Several syndromes have been recognized with digital abnormality and CNS involvement such as oculodentodigital dysplasia (ODDD), Mohr syndrome and Joubert syndrome. We report a patient who was referred to us because of the neurological signs suspicious of metabolic disorders. This case was a 22-year-old woman whose problems began 4 years ago with shortening of memory, ataxia, abnormal gait and diplopia which progressed slowly. She consulted many neurologists and was on treatment with the suspicion of vasculitis, but no response was detected. She had severe short stature, hypoplasia of the middle and distal phalanges of the first, second and third fingers, clinodactyly, abnormal toes, abnormal enamel and missing teeth. She had no characteristic faces of ODDD and ophthalmological abnormality. Our patient might be a variant of ODDD or a new syndrome with somatic and neurologic signs.

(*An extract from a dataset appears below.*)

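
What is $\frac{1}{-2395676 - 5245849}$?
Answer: $- \frac{1}{7641525} \approx -1.3086 \cdot 10^{-7}$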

已经认识到几种伴有手指异常和中枢神经系统受累的综合征,如眼齿指发育不良(ODDD)、莫尔综合征和朱伯特综合征。我们报告了一名因怀疑代谢紊乱的神经学体征而转诊至我们这里的患者。该病例为一名22岁女性,其问题始于4年前,出现记忆力减退、共济失调、步态异常和复视,且病情进展缓慢。她咨询了许多神经科医生,并因怀疑血管炎而接受治疗,但未发现有反应。她身材严重矮小,第一、二、三指中节和远节指骨发育不全,手指弯曲,脚趾异常,牙釉质异常且牙齿缺失。她没有ODDD的典型面容和眼科异常。我们的患者可能是ODDD的一种变异型或一种伴有躯体和神经体征的新综合征。